Professionisti, esperti e rappresentanti delle istituzioni riuniti a Roma per discutere prevenzione, sostenibilità del sistema sanitario e qualità delle cure.
ROMA, 28 maggio 2026 – La salute come diritto fondamentale, la prevenzione come investimento per il futuro e la necessità di una sanità sempre più efficiente e vicina ai cittadini. Sono stati questi i temi al centro del convegno “Diritto alla Salute – La sanità in Italia: proposte per renderla migliore”, che si è svolto presso il Museo Crocetti di Roma, richiamando un pubblico numeroso e attento.
L'iniziativa ha rappresentato un'importante occasione di confronto tra professionisti del settore sanitario, esperti, rappresentanti istituzionali e protagonisti del mondo della cultura e della comunicazione, tutti accomunati dall'obiettivo di individuare soluzioni concrete per migliorare il sistema sanitario nazionale.
Ad aprire i lavori è stato l'Avv. Alessio Ciasco, presidente e fondatore di Italia 2.0, che ha richiamato l'attenzione sulla necessità di intervenire su sprechi, costi e disuguaglianze territoriali, evidenziando come il tema della salute debba tornare al centro delle politiche pubbliche.
Tra gli ospiti più apprezzati della serata, l'attrice Manuela Arcuri ha proposto una riflessione sul rapporto tra benessere, autostima e percezione di sé, sottolineando l'importanza di promuovere una cultura della bellezza autentica e consapevole, capace di valorizzare l'equilibrio psicofisico della persona.
Il professor Silvio Smeraglia ha affrontato il tema del legame tra mente e corpo, mentre il dottor Stefano Lenzi ha illustrato l'importanza di corretti stili di vita e della prevenzione alimentare come strumenti fondamentali per migliorare la salute collettiva.

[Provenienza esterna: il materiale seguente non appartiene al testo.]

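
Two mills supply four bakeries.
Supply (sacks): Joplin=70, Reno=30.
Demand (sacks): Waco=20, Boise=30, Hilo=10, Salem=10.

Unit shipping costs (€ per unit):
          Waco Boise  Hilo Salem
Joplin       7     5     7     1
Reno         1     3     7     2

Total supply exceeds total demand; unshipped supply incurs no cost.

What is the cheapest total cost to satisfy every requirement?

An optimal shipping plan:
  Joplin->Boise: 20 × €5 = €100
  Joplin->Hilo: 10 × €7 = €70
  Joplin->Salem: 10 × €1 = €10
  Reno->Waco: 20 × €1 = €20
  Reno->Boise: 10 × €3 = €30
Total = 100 + 70 + 10 + 20 + 30 = €230.
(Supply check: Joplin ships 40; Reno ships 30.)

230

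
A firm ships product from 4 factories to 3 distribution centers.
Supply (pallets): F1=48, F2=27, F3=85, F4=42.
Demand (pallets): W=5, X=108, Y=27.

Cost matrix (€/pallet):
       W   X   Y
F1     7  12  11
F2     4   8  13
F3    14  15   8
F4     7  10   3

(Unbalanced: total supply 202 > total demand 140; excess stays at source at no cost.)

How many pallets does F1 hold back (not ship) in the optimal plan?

An optimal plan:
  F1→W: 5 pallets
  F1→X: 43 pallets
  F2→X: 27 pallets
  F3→Y: 23 pallets
  F4→X: 38 pallets
  F4→Y: 4 pallets
Total cost = €1343.
F1 ships 48 of its 48, leaving 0.

0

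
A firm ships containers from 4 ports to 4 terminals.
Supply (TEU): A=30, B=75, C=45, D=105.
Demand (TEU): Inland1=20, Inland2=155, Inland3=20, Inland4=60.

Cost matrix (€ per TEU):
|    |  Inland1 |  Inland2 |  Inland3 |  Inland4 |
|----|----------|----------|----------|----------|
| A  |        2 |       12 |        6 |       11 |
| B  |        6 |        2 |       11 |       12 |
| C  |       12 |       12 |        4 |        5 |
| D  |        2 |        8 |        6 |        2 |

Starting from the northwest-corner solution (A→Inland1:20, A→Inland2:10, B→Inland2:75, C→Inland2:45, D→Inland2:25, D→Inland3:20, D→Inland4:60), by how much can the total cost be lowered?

Current plan cost = 20·2 + 10·12 + 75·2 + 45·12 + 25·8 + 20·6 + 60·2 = €1290.
Optimal plan:
  A->Inland1: 20 × €2 = €40
  A->Inland2: 10 × €12 = €120
  B->Inland2: 75 × €2 = €150
  C->Inland3: 20 × €4 = €80
  C->Inland4: 25 × €5 = €125
  D->Inland2: 70 × €8 = €560
  D->Inland4: 35 × €2 = €70
Optimal cost = €1145.
Saving = 1290 − 1145 = €145.

145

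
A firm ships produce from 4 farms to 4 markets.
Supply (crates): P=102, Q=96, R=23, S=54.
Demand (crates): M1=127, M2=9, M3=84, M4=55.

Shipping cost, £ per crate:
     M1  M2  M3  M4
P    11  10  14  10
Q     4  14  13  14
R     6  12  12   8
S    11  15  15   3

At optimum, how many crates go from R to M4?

0

The minimum-cost plan:
  P–M1: 8 crates
  P–M2: 9 crates
  P–M3: 84 crates
  P–M4: 1 crates
  Q–M1: 96 crates
  R–M1: 23 crates
  S–M4: 54 crates
Total cost = £2048.
The route R→M4 is not used.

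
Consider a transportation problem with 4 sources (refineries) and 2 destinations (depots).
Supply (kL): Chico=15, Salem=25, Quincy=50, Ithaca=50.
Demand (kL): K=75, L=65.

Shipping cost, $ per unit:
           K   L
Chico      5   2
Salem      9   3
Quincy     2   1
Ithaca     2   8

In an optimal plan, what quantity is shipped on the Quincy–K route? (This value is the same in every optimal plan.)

Solving gives:
  Chico–L: 15 × $2 = $30
  Salem–L: 25 × $3 = $75
  Quincy–K: 25 × $2 = $50
  Quincy–L: 25 × $1 = $25
  Ithaca–K: 50 × $2 = $100
Total cost = $280.
So Quincy→K carries 25 kL.

25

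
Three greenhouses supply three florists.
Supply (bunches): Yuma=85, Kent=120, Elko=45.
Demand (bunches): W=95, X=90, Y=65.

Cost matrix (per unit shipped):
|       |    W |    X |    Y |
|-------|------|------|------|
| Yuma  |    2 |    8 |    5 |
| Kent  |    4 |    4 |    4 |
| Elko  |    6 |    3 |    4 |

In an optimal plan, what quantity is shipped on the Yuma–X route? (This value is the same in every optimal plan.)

Optimal shipments:
  Yuma–W: 85 × 2 = 170
  Kent–W: 10 × 4 = 40
  Kent–X: 45 × 4 = 180
  Kent–Y: 65 × 4 = 260
  Elko–X: 45 × 3 = 135
Total cost = 785.
The route Yuma→X is not used.

0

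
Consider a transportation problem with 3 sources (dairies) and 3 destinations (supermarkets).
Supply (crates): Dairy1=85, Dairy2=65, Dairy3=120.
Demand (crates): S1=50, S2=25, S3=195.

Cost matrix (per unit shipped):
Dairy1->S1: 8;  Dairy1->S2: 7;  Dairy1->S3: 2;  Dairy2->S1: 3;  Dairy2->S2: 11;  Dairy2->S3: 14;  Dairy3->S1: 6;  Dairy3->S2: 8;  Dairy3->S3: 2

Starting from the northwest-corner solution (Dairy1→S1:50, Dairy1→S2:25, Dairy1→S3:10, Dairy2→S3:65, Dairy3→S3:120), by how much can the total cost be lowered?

Current plan cost = 50·8 + 25·7 + 10·2 + 65·14 + 120·2 = 1745.
Optimal plan:
  Dairy1->S2: 10 × 7 = 70
  Dairy1->S3: 75 × 2 = 150
  Dairy2->S1: 50 × 3 = 150
  Dairy2->S2: 15 × 11 = 165
  Dairy3->S3: 120 × 2 = 240
Optimal cost = 775.
Saving = 1745 − 775 = 970.

970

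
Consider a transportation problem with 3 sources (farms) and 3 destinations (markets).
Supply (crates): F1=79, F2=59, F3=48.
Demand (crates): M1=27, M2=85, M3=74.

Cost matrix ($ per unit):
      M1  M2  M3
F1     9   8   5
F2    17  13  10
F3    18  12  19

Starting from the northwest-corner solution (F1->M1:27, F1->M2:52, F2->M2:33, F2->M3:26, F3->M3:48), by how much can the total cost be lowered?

480

Current plan cost = 27·9 + 52·8 + 33·13 + 26·10 + 48·19 = $2260.
Optimal plan:
  F1 to M1: 27 crates
  F1 to M2: 37 crates
  F1 to M3: 15 crates
  F2 to M3: 59 crates
  F3 to M2: 48 crates
Optimal cost = $1780.
Saving = 2260 − 1780 = $480.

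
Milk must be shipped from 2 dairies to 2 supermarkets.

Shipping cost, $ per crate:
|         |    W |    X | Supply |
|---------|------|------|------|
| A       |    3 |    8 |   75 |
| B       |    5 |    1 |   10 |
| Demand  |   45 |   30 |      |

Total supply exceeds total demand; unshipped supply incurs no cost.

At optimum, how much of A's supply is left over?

10

Minimum-cost shipments:
  A->W: 45 crates
  A->X: 20 crates
  B->X: 10 crates
Total cost = $305.
A ships 65 of its 75, leaving 10.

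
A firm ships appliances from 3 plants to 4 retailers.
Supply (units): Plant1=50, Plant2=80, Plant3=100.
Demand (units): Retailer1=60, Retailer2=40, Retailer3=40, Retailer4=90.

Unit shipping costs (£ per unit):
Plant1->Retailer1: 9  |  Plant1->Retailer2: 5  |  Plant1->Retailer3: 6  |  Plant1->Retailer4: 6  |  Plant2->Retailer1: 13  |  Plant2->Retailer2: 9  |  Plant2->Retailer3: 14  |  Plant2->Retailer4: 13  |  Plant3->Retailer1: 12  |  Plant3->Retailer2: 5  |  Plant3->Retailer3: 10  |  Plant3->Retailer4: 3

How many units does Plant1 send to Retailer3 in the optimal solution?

Optimal shipments:
  Plant1 to Retailer2: 10 × £5 = £50
  Plant1 to Retailer3: 40 × £6 = £240
  Plant2 to Retailer1: 60 × £13 = £780
  Plant2 to Retailer2: 20 × £9 = £180
  Plant3 to Retailer2: 10 × £5 = £50
  Plant3 to Retailer4: 90 × £3 = £270
Total cost = £1570.
So Plant1→Retailer3 carries 40 units.

40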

Spazio anche alla testimonianza personale del giornalista Alessandro Di Sarno, che ha condiviso il proprio percorso di rinascita, evidenziando il valore del sostegno umano e professionale nel superamento delle difficoltà personali.
Gli aspetti normativi e giuridici del sistema sanitario sono stati approfonditi dall'Avv. Giancarlo Longo, che ha posto l'accento sull'importanza del consenso informato, della tutela del paziente e della promozione della cultura della prevenzione fin dall'età scolastica.
A completare il panel degli interventi la dottoressa Francesca Romanelli e il professor Franco Ceriati, che hanno offerto ulteriori spunti di riflessione sugli aspetti economici, organizzativi e clinici della sanità italiana.
Condotto dalla giornalista Barbara Castellani, il convegno ha evidenziato la necessità di una collaborazione sempre più stretta tra istituzioni, professionisti e cittadini per costruire un sistema sanitario capace di rispondere efficacemente alle sfide del presente e del futuro.
Una serata di confronto che ha ribadito come il diritto alla salute non rappresenti soltanto un principio costituzionale, ma una responsabilità collettiva che richiede visione, competenza e impegno condiviso.